Site
Optimal radiotherapy utilisation rate (%)
Bladder
47
Brain
80
Breast
87
Cervix
71
Colon
4
Gall bladder
17
Head and neck
74
Kidney
15
Leukaemia
4
Liver
0
Lung
77
Lymphoma
73
Melanoma
21
Myeloma
45
Oesophagus
71
Other
19
Ovary
4
Pancreas
49
Prostate
58
Rectum
60
Stomach
27
Testis
7
Thyroid
4
Unknown primary
61
Uterus
38
Vagina
94
Vulva
39
3 Radiotherapy Equipment
Radiotherapy can be delivered by a radiotherapy machine (external beam radiotherapy or teletherapy) or using radioactive sources (brachytherapy). There are two main types of radiotherapy machines available in tropical countries: cobalt-60 machines and linear accelerators (linacs).
Cobalt machines are able to deliver simple, effective radiotherapy plans through a cobalt-60 source housed in the radiotherapy machine. The first functioning cobalt-60 machine was developed in London, Ontario, Canada in 1961, but in high-income countries, there are now few machines remaining. According to the International Atomic Energy Agency (IAEA)’s DIrectory of RAdiotherapy Centres (DIRAC) database [7], in 2013, only 17 % of world’s external beam radiotherapy machines were cobalt. However, in many tropical countries, cobalt-60 machines account for a higher proportion of radiotherapy machines, e.g. in Colombia, just under half of its 70 external beam machines are cobalt. Overall, the proportion of cobalt machines available worldwide is decreasing, consisting of 32 % of 288 machines in African continent in 2013 compared to 60 % of the 155 machines available in 1998 [1].

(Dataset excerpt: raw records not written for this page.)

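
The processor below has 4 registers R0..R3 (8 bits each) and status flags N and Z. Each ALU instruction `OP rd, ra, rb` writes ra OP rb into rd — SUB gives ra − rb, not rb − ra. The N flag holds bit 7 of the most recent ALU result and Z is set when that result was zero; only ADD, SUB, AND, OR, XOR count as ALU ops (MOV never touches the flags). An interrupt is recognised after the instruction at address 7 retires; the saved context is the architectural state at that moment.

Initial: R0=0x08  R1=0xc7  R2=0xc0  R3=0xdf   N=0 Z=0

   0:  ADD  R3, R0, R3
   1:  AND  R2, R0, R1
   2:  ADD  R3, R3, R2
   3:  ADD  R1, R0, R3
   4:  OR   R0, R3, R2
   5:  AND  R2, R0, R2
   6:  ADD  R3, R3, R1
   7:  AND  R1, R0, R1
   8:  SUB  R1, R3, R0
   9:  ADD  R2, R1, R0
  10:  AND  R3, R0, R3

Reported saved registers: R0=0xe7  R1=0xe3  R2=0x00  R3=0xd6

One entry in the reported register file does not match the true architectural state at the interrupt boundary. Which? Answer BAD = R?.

after  0: R0=0x08 R1=0xc7 R2=0xc0 R3=0xe7  N=1 Z=0
after  1: R0=0x08 R1=0xc7 R2=0x00 R3=0xe7  N=0 Z=1
after  2: R0=0x08 R1=0xc7 R2=0x00 R3=0xe7  N=1 Z=0
after  3: R0=0x08 R1=0xef R2=0x00 R3=0xe7  N=1 Z=0
after  4: R0=0xe7 R1=0xef R2=0x00 R3=0xe7  N=1 Z=0
after  5: R0=0xe7 R1=0xef R2=0x00 R3=0xe7  N=0 Z=1
after  6: R0=0xe7 R1=0xef R2=0x00 R3=0xd6  N=1 Z=0
after  7: R0=0xe7 R1=0xe7 R2=0x00 R3=0xd6  N=1 Z=0
-- IRQ taken; context saved, return-PC = 8 --
mismatch: R1: reported 0xe3 vs actual 0xe7

BAD = R1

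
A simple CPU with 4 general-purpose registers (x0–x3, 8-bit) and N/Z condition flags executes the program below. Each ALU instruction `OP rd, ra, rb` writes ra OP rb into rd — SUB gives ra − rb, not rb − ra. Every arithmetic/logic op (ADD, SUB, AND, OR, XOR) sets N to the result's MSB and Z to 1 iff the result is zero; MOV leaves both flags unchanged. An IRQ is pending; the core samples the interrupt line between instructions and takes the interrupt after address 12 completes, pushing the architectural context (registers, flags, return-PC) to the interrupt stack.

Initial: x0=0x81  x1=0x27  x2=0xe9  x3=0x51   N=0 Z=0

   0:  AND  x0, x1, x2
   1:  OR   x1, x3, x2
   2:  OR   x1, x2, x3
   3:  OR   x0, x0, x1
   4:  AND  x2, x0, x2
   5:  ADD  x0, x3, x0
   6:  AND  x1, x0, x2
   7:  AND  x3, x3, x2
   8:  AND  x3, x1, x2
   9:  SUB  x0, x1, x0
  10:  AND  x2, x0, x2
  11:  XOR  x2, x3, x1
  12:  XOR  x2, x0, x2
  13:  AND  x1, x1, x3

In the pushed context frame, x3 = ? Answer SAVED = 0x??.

SAVED = 0x48

after  0: x0=0x21 x1=0x27 x2=0xe9 x3=0x51  N=0 Z=0
after  1: x0=0x21 x1=0xf9 x2=0xe9 x3=0x51  N=1 Z=0
after  2: x0=0x21 x1=0xf9 x2=0xe9 x3=0x51  N=1 Z=0
after  3: x0=0xf9 x1=0xf9 x2=0xe9 x3=0x51  N=1 Z=0
after  4: x0=0xf9 x1=0xf9 x2=0xe9 x3=0x51  N=1 Z=0
after  5: x0=0x4a x1=0xf9 x2=0xe9 x3=0x51  N=0 Z=0
after  6: x0=0x4a x1=0x48 x2=0xe9 x3=0x51  N=0 Z=0
after  7: x0=0x4a x1=0x48 x2=0xe9 x3=0x41  N=0 Z=0
after  8: x0=0x4a x1=0x48 x2=0xe9 x3=0x48  N=0 Z=0
after  9: x0=0xfe x1=0x48 x2=0xe9 x3=0x48  N=1 Z=0
after 10: x0=0xfe x1=0x48 x2=0xe8 x3=0x48  N=1 Z=0
after 11: x0=0xfe x1=0x48 x2=0x00 x3=0x48  N=0 Z=1
after 12: x0=0xfe x1=0x48 x2=0xfe x3=0x48  N=1 Z=0
-- IRQ taken; context saved, return-PC = 13 --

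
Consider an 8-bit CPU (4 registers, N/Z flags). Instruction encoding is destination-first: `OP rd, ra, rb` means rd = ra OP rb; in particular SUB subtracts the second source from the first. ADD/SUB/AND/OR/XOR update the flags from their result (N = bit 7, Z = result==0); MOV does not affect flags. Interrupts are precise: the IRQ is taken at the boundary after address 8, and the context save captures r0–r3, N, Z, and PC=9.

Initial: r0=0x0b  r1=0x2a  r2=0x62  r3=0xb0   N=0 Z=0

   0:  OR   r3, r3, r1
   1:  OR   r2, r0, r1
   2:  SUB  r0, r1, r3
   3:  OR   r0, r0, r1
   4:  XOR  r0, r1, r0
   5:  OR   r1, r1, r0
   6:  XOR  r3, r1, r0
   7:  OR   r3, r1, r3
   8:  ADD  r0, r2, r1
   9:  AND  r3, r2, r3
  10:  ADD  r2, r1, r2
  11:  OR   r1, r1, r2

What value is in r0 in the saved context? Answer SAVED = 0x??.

after  0: r0=0x0b r1=0x2a r2=0x62 r3=0xba  N=1 Z=0
after  1: r0=0x0b r1=0x2a r2=0x2b r3=0xba  N=0 Z=0
after  2: r0=0x70 r1=0x2a r2=0x2b r3=0xba  N=0 Z=0
after  3: r0=0x7a r1=0x2a r2=0x2b r3=0xba  N=0 Z=0
after  4: r0=0x50 r1=0x2a r2=0x2b r3=0xba  N=0 Z=0
after  5: r0=0x50 r1=0x7a r2=0x2b r3=0xba  N=0 Z=0
after  6: r0=0x50 r1=0x7a r2=0x2b r3=0x2a  N=0 Z=0
after  7: r0=0x50 r1=0x7a r2=0x2b r3=0x7a  N=0 Z=0
after  8: r0=0xa5 r1=0x7a r2=0x2b r3=0x7a  N=1 Z=0
-- IRQ taken; context saved, return-PC = 9 --

SAVED = 0xa5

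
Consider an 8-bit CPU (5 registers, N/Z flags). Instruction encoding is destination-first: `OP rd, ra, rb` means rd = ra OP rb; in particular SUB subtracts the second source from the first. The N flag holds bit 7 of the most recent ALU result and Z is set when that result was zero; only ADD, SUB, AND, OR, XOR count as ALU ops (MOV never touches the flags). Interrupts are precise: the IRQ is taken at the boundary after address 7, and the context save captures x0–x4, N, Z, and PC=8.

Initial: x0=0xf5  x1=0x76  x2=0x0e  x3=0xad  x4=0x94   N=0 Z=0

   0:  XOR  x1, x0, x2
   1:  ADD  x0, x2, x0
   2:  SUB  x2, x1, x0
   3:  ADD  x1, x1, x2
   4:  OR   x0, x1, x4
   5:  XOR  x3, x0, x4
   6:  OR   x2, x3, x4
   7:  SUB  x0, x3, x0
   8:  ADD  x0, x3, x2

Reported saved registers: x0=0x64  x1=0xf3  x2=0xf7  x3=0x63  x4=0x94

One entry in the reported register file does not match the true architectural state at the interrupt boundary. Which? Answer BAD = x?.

BAD = x0

after  0: x0=0xf5 x1=0xfb x2=0x0e x3=0xad x4=0x94  N=1 Z=0
after  1: x0=0x03 x1=0xfb x2=0x0e x3=0xad x4=0x94  N=0 Z=0
after  2: x0=0x03 x1=0xfb x2=0xf8 x3=0xad x4=0x94  N=1 Z=0
after  3: x0=0x03 x1=0xf3 x2=0xf8 x3=0xad x4=0x94  N=1 Z=0
after  4: x0=0xf7 x1=0xf3 x2=0xf8 x3=0xad x4=0x94  N=1 Z=0
after  5: x0=0xf7 x1=0xf3 x2=0xf8 x3=0x63 x4=0x94  N=0 Z=0
after  6: x0=0xf7 x1=0xf3 x2=0xf7 x3=0x63 x4=0x94  N=1 Z=0
after  7: x0=0x6c x1=0xf3 x2=0xf7 x3=0x63 x4=0x94  N=0 Z=0
-- IRQ taken; context saved, return-PC = 8 --
mismatch: x0: reported 0x64 vs actual 0x6c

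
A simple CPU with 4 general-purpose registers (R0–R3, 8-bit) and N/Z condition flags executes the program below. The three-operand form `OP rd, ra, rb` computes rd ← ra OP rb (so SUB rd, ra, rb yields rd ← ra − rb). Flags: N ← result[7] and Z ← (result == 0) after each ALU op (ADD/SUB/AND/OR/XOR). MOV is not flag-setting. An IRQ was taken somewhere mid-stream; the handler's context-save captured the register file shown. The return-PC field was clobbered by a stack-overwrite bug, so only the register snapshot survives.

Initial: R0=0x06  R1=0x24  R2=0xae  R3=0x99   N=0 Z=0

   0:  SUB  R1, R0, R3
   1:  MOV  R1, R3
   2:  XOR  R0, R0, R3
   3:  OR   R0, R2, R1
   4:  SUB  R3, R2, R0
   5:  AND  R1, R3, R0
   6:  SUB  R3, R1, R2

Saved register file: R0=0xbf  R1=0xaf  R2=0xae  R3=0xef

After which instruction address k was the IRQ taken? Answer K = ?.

after  0: R0=0x06 R1=0x6d R2=0xae R3=0x99  N=0 Z=0
after  1: R0=0x06 R1=0x99 R2=0xae R3=0x99  N=0 Z=0
after  2: R0=0x9f R1=0x99 R2=0xae R3=0x99  N=1 Z=0
after  3: R0=0xbf R1=0x99 R2=0xae R3=0x99  N=1 Z=0
after  4: R0=0xbf R1=0x99 R2=0xae R3=0xef  N=1 Z=0
after  5: R0=0xbf R1=0xaf R2=0xae R3=0xef  N=1 Z=0
-- IRQ taken; context saved, return-PC = 6 --

K = 5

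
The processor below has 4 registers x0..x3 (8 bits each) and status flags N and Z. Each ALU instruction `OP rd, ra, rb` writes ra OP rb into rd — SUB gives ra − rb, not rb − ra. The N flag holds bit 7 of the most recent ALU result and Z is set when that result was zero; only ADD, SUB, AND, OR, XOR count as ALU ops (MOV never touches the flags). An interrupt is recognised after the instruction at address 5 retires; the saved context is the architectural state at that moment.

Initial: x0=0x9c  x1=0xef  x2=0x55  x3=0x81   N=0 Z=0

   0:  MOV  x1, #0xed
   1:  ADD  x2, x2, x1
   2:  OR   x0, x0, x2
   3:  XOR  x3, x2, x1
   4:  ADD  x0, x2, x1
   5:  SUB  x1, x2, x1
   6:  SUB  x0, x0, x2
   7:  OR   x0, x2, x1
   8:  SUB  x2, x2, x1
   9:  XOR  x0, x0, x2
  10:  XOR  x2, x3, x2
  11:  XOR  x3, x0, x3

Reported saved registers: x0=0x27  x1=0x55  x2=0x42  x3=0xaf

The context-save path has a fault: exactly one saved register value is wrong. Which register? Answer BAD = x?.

BAD = x0

after  0: x0=0x9c x1=0xed x2=0x55 x3=0x81  N=0 Z=0
after  1: x0=0x9c x1=0xed x2=0x42 x3=0x81  N=0 Z=0
after  2: x0=0xde x1=0xed x2=0x42 x3=0x81  N=1 Z=0
after  3: x0=0xde x1=0xed x2=0x42 x3=0xaf  N=1 Z=0
after  4: x0=0x2f x1=0xed x2=0x42 x3=0xaf  N=0 Z=0
after  5: x0=0x2f x1=0x55 x2=0x42 x3=0xaf  N=0 Z=0
-- IRQ taken; context saved, return-PC = 6 --
mismatch: x0: reported 0x27 vs actual 0x2f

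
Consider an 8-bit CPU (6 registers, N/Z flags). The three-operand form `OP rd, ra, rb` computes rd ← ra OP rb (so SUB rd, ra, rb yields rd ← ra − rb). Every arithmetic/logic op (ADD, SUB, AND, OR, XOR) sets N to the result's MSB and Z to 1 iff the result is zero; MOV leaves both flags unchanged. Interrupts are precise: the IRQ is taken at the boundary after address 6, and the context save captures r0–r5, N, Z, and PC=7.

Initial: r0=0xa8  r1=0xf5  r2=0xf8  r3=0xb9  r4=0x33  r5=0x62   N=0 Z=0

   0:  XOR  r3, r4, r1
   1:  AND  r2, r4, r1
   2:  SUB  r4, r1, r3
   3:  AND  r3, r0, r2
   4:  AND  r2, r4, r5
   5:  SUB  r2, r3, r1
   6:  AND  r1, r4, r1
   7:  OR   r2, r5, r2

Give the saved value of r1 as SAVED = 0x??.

after  0: r0=0xa8 r1=0xf5 r2=0xf8 r3=0xc6 r4=0x33 r5=0x62  N=1 Z=0
after  1: r0=0xa8 r1=0xf5 r2=0x31 r3=0xc6 r4=0x33 r5=0x62  N=0 Z=0
after  2: r0=0xa8 r1=0xf5 r2=0x31 r3=0xc6 r4=0x2f r5=0x62  N=0 Z=0
after  3: r0=0xa8 r1=0xf5 r2=0x31 r3=0x20 r4=0x2f r5=0x62  N=0 Z=0
after  4: r0=0xa8 r1=0xf5 r2=0x22 r3=0x20 r4=0x2f r5=0x62  N=0 Z=0
after  5: r0=0xa8 r1=0xf5 r2=0x2b r3=0x20 r4=0x2f r5=0x62  N=0 Z=0
after  6: r0=0xa8 r1=0x25 r2=0x2b r3=0x20 r4=0x2f r5=0x62  N=0 Z=0
-- IRQ taken; context saved, return-PC = 7 --

SAVED = 0x25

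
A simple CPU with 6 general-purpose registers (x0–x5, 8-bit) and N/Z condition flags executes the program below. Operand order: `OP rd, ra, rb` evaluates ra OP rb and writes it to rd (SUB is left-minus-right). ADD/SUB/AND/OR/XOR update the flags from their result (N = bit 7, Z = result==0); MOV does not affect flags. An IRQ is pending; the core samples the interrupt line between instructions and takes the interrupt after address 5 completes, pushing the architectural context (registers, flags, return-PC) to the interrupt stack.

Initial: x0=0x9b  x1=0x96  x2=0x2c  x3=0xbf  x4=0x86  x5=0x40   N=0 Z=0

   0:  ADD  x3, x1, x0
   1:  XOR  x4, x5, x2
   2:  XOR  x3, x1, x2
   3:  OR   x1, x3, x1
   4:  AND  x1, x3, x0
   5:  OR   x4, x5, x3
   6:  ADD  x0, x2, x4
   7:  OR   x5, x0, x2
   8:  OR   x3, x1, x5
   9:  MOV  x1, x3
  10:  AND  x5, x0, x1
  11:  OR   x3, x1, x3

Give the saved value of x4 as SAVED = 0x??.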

The advantages of cobalt-60 machines include less dependent on a constant power supply, simpler installation, less maintenance and quality assurance programmes and repairs. The initial cost of cobalt-60 machines is also lower at approximately 1/3 to ½ of the cost of a linac [18]. However, cobalt-60 sources should be replaced every 5–7 years which significantly increases their lifetime costs.
A linear accelerator (Fig. 1) accelerates electrons via a wave guide onto a tungsten target, generating x-rays, also called photons, which are then aimed at the tumour. The advantages of linacs include their increased versatility, with the ability to deliver a range of different beam energies, electron beams as well as photons and the potential to deliver complex treatments. As well, the absence of a cobalt source removes the potential issues of source theft, slow dose rate associated with decaying cobalt sources and the complex radiation safety concerns associated with a radioactive radiation source [12]. The disadvantages of linacs are the requirement for expert quality assurance to ensure that the machine is producing a safe beam and the ongoing maintenance costs which are usually equivalent to 10 % of the purchase cost per annum. Replacement parts may be expensive and difficult to procure in low-income countries (Fig. 1).
Fig. 1
Linear accelerator (Photo credits: Thomas Tran)
Brachytherapy units use radioactive sources such as iridium-192 to provide temporary intracavitary, interstitial or intraluminal irradiation to tumours. This technique is able to deliver a high dose of radiotherapy to tumours, with a rapid dose fall-off to reduce dose to critical structures (‘brachy’ comes from a Greek word meaning ‘close’). In combination with external beam radiotherapy, brachytherapy is the only curative treatment for advanced cervix cancer. Cervix cancer is common in many tropical countries such as Tanzania where it accounts for 30 % of all cancer cases (http://GLOBOCAN.iarc.fr).
4 Service Delivery: Resources and Staffing
The delivery of radiotherapy requires both specialised equipment and staff:
The radiation oncologist is a doctor who has specialised in the treatment of cancer and selected benign conditions with radiation.
The radiation therapist is a technical person skilled in the planning and delivery from the radiation source or machine of the prescribed dose.
The radiation physicist helps to ensure that the dose prescribed is actually delivered by dose verification measurements and plays a major role in radiation safety issues.
Access to radiotherapy in many tropical countries is limited. As seen in Fig. 2, some countries have no radiotherapy services available at all. In many tropical countries where radiotherapy is available, the ratio of patients to radiotherapy machines is higher than the recommended standard of 400–450 patients per year [15]. Another factor limiting the provision of radiotherapy services is the lack of trained, specialised staff. The ESTRO-QUARTZ project recommends workforce planning of one radiation oncologist per 200–250 patients per year and one physicist per 450–500 patients per year.